Let’s face it, Google Glass was an experiment that escaped from the lab and terrorized the population. So Google shut it down in 2015 and reassessed its situation and the market for AR. Two years later, the company had concluded that there was an AR market and that they did have a useful solution for several applications in medicine, industry, and maintenance, and so Google reintroduced Glass Enterprise in 2017—this time with ordinary-looking frames.

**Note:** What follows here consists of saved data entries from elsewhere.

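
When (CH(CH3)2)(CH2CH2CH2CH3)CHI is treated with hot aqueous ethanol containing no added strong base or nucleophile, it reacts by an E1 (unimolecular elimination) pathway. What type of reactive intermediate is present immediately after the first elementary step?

Step 1: Ionisation: the C–I σ-bond cleaves heterolytically; both bonding electrons depart with I⁻, leaving a secondary carbocation at the α-carbon.
After step 1 the species present is a secondary carbocation.

secondary carbocation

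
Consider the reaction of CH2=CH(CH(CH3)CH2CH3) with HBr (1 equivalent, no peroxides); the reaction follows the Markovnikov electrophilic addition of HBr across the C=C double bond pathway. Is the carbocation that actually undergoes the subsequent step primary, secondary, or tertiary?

Step 1: The π electrons of the C=C bond attack a proton of HBr; Markovnikov addition places the new C–H on the less-substituted alkene carbon, so the positive charge ends up on the more-substituted carbon — a secondary carbocation. The H–Br bond breaks heterolytically, releasing Br⁻.
Step 2: A 1,2-hydride shift from the adjacent sec-butyl carbon moves the positive charge from the secondary centre to an adjacent carbon, generating a more stable tertiary carbocation.
The cation rearranges from secondary to tertiary via a 1,2-hydride shift from the adjacent sec-butyl carbon; the tertiary cation is what reacts next.

tertiary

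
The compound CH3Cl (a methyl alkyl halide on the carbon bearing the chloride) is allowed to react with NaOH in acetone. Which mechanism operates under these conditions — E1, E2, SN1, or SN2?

Conditions: a methyl substrate with a strong nucleophile in the polar aprotic solvent acetone.
These conditions are the textbook signature of the SN2 pathway.
An unhindered substrate with a strong nucleophile in a polar aprotic solvent favours one-step backside displacement.

SN2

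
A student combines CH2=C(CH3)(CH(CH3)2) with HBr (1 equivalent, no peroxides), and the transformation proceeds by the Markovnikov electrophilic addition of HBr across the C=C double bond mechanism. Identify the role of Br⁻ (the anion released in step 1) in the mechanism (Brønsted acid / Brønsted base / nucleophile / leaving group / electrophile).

Step 2: The Br⁻ anion donates a lone pair to the carbocation, forming the new C–Br σ-bond and giving the neutral alkyl halide.
Br⁻ (the anion released in step 1) donates an electron pair to form a new σ-bond to carbon — it is the nucleophile.

nucleophile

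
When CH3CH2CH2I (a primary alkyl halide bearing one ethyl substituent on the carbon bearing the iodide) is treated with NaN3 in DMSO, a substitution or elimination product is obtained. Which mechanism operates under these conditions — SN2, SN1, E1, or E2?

SN2

Conditions: a primary substrate with a strong nucleophile in the polar aprotic solvent DMSO.
These conditions are the textbook signature of the SN2 pathway.
An unhindered substrate with a strong nucleophile in a polar aprotic solvent favours one-step backside displacement.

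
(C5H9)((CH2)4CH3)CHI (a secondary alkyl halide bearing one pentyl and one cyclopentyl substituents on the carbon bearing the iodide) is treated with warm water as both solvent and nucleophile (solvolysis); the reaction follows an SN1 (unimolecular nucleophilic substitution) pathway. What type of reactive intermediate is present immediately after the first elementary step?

Step 1: Unassisted departure of I⁻ (taking the C–I bonding pair) generates a secondary carbocation.
After step 1 the species present is a secondary carbocation.

secondary carbocation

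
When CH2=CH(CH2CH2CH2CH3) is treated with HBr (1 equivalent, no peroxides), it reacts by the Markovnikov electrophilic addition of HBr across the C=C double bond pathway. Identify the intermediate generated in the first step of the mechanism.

Step 1: Protonation of the alkene by HBr: the π bond acts as the nucleophile and picks up H⁺, giving the more stable (Markovnikov) secondary carbocation. The H–Br bond breaks heterolytically, releasing Br⁻.
After step 1 the species present is a secondary carbocation.

secondary carbocation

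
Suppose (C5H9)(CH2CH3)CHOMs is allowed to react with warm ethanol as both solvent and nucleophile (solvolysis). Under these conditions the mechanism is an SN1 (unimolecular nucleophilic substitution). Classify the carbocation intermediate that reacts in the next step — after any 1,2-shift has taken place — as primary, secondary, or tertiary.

tertiary

Step 1: The C–O bond breaks with both electrons going to the mesylate; MsO⁻ leaves and a secondary carbocation remains.
Step 2: A 1,2-hydride shift from the adjacent cyclopentyl carbon moves the positive charge from the secondary centre to an adjacent carbon, generating a more stable tertiary carbocation.
The cation rearranges from secondary to tertiary via a 1,2-hydride shift from the adjacent cyclopentyl carbon; the tertiary cation is what reacts next.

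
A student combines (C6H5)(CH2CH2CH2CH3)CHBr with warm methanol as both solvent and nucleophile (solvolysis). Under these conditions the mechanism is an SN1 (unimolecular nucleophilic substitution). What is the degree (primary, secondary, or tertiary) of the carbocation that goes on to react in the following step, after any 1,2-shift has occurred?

secondary

Step 1: Unassisted departure of Br⁻ (taking the C–Br bonding pair) generates a secondary carbocation.
No single 1,2-shift to an adjacent carbon would give a more-substituted cation, so no rearrangement occurs.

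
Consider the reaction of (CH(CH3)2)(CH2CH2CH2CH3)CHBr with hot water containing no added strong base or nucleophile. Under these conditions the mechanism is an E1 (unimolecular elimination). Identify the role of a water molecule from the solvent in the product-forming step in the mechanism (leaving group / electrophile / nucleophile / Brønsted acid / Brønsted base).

Step 3: A water molecule (solvent) deprotonates a β-carbon; as the C–H bond breaks, those electrons form the new alkene π bond.
A water molecule from the solvent in the product-forming step accepts a proton in a proton-transfer step — a Brønsted base.

Brønsted base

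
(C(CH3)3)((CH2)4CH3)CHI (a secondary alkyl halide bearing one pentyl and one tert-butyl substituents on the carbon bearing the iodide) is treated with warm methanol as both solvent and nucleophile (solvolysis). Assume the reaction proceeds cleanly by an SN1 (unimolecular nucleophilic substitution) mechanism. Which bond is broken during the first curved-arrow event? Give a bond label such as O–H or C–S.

Step 1: Ionisation: the C–I σ-bond cleaves heterolytically; both bonding electrons depart with I⁻, leaving a secondary carbocation at the α-carbon.
The bond broken in this step is the C–I bond.

C–I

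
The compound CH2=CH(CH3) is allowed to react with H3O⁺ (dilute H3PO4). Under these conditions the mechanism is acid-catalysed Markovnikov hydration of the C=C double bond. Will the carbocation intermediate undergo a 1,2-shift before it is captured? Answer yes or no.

The first-formed carbocation is secondary.
No single 1,2-shift to an adjacent carbon would produce a more-substituted cation than the one already present, so no rearrangement occurs.

no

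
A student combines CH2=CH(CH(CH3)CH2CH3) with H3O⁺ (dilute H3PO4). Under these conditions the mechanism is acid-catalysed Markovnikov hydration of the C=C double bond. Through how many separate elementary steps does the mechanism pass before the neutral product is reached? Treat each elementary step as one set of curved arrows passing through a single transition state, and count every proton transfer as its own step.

Step 1: Protonation of the alkene by H3O⁺: the π bond acts as the nucleophile and picks up H⁺, giving the more stable (Markovnikov) secondary carbocation. H2O is released.
Step 2: Carbocation rearrangement: a 1,2-hydride shift from the adjacent sec-butyl carbon converts the initially-formed secondary cation into the more stable tertiary cation.
Step 3: Water acts as the nucleophile: an oxygen lone pair bonds to the cationic carbon, giving an oxonium-ion intermediate.
Step 4: H2O removes a proton from the oxonium oxygen, regenerating H3O⁺ and giving the neutral alcohol.
Total: 4 elementary steps.

4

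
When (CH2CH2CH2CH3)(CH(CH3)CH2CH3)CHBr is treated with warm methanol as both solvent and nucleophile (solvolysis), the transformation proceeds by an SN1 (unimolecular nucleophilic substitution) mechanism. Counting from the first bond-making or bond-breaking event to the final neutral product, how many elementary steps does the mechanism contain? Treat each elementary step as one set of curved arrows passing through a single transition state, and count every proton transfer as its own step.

Step 1: The C–Br bond breaks with both electrons going to the bromide; Br⁻ leaves and a secondary carbocation remains.
Step 2: A hydride (H with its bonding pair) migrates from the adjacent sec-butyl carbon to the cationic centre — a 1,2-hydride shift — upgrading the secondary cation to a tertiary one.
Step 3: A lone pair on the oxygen of CH3OH attacks the carbocation, forming a new C–O σ-bond and an oxonium ion.
Step 4: A second solvent molecule removes the proton on oxygen, giving the neutral ether product.
Total: 4 elementary steps.

4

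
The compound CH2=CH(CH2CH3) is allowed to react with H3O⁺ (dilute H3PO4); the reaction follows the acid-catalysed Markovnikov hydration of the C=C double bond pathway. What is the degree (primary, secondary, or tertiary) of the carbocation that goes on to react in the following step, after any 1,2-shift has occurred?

secondary

Step 1: The π electrons of the C=C bond attack a proton of H3O⁺; Markovnikov addition places the new C–H on the less-substituted alkene carbon, so the positive charge ends up on the more-substituted carbon — a secondary carbocation. H2O is released.
No single 1,2-shift to an adjacent carbon would give a more-substituted cation, so no rearrangement occurs.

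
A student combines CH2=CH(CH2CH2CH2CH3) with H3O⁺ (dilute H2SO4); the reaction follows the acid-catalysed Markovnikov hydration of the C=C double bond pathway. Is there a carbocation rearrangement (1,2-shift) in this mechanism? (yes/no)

The first-formed carbocation is secondary.
No single 1,2-shift to an adjacent carbon would produce a more-substituted cation than the one already present, so no rearrangement occurs.

no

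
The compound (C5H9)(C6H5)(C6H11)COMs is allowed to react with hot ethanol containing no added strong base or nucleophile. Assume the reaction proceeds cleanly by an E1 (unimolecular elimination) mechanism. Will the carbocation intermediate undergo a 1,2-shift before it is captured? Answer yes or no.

no

The first-formed carbocation is tertiary.
No single 1,2-shift to an adjacent carbon would produce a more-substituted cation than the one already present, so no rearrangement occurs.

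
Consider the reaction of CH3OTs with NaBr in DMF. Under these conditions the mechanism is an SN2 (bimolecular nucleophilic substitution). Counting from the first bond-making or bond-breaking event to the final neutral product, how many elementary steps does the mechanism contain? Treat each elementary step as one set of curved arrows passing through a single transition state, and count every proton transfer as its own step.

1

Step 1: The bromide nucleophile donates a lone pair from Br to the α-carbon in a backside attack; simultaneously the C–O σ-bond breaks and both of its electrons leave with TsO⁻. One concerted step with inversion of configuration.
Total: 1 elementary step.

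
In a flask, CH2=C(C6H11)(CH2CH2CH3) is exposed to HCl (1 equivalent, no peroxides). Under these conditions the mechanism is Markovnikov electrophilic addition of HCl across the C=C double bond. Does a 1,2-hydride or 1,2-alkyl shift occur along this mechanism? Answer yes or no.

no

The first-formed carbocation is tertiary.
No single 1,2-shift to an adjacent carbon would produce a more-substituted cation than the one already present, so no rearrangement occurs.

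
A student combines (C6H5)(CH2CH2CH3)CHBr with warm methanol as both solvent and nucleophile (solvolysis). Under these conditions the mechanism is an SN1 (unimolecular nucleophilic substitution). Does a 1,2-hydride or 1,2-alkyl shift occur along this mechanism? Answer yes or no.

no

The first-formed carbocation is secondary.
No single 1,2-shift to an adjacent carbon would produce a more-substituted cation than the one already present, so no rearrangement occurs.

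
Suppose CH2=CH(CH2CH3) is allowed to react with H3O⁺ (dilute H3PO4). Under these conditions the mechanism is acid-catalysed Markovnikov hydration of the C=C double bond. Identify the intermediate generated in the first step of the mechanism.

secondary carbocation

Step 1: The π electrons of the C=C bond attack a proton of H3O⁺; Markovnikov addition places the new C–H on the less-substituted alkene carbon, so the positive charge ends up on the more-substituted carbon — a secondary carbocation. H2O is released.
After step 1 the species present is a secondary carbocation.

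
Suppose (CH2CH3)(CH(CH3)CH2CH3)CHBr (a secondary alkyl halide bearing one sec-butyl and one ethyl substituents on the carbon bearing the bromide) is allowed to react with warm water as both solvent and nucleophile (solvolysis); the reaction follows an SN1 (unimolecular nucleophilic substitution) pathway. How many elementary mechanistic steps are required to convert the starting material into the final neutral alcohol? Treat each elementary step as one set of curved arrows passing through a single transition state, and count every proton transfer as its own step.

Step 1: Ionisation: the C–Br σ-bond cleaves heterolytically; both bonding electrons depart with Br⁻, leaving a secondary carbocation at the α-carbon.
Step 2: Carbocation rearrangement: a 1,2-hydride shift from the adjacent sec-butyl carbon converts the initially-formed secondary cation into the more stable tertiary cation.
Step 3: H2O donates an oxygen lone pair into the empty p orbital of the cation, giving a protonated alcohol (an oxonium ion).
Step 4: A second solvent molecule removes the proton on oxygen, giving the neutral alcohol product.
Total: 4 elementary steps.

4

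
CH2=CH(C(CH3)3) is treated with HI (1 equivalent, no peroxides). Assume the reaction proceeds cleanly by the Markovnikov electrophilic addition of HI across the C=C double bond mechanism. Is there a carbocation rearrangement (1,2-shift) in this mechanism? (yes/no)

The first-formed carbocation is secondary.
The adjacent tert-butyl carbon has no hydrogen but bears methyl groups; migration of one methyl with its bonding pair (a 1,2-methyl shift) places the charge on a tertiary centre.
Tertiary is more stable than secondary, so the shift occurs.

yes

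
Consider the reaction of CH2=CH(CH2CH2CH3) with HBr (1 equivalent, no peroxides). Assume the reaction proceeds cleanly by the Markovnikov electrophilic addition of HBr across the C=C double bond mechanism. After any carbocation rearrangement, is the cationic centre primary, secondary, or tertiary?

Step 1: The π electrons of the C=C bond attack a proton of HBr; Markovnikov addition places the new C–H on the less-substituted alkene carbon, so the positive charge ends up on the more-substituted carbon — a secondary carbocation. The H–Br bond breaks heterolytically, releasing Br⁻.
No single 1,2-shift to an adjacent carbon would give a more-substituted cation, so no rearrangement occurs.

secondary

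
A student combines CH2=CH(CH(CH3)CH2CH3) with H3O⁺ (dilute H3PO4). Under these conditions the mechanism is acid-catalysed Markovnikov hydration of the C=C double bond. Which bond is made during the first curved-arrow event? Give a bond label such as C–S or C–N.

Step 1: Electrophilic addition begins with the π(C=C) electrons forming a bond to the proton of H3O⁺. Following Markovnikov's rule, the resulting cation is secondary. H2O is released.
The bond formed in this step is the C–H bond.

C–H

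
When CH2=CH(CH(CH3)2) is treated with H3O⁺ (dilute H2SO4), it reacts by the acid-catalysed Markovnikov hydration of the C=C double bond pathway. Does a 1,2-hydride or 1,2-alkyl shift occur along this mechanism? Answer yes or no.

yes

The first-formed carbocation is secondary.
The adjacent isopropyl carbon already bears 2 other carbon substituents and has a hydrogen to migrate; after a 1,2-hydride shift from that carbon the positive charge sits on a tertiary centre.
Tertiary is more stable than secondary, so the shift occurs.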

But it was the same upper right eye crappy 640 × 360 display, but upgraded to RGB. The camera was upgraded from 5Mp to 8MP. The enterprise version also had improved mics, but it all came down to a so what? The organizations that adopted them pretty much liked them; there just wasn’t enough of these organizations to sustain a business. And the support costs were horrendous. Each app had to be tailored specifically to Google’s design. When the recession hit in Q4’22, and FAANG started dumping its inventories and people, other areas of cost-cutting were pursued. Glass bubbled up to the top right away having never made a profit.

And so the Glass era is finally over. Google will stop supporting the product in September 2023, and there’s no more development on the product or technology. Everyone in Google who had boasted of being on the Glass project suddenly got amnesia and could not remember exactly what they did the last six months, but they were pretty sure it didn’t have anything to do with Glass.

I think Glass was cool. But I’m a geek, what do I know? However, I’m not enough of a geek that I would have worn one in public, and not because of a-holes in bars, but because Glass really is geeky looking. Rule one for a successful AR headset is it can’t be conspicuous. Rule number two is refer to rule one.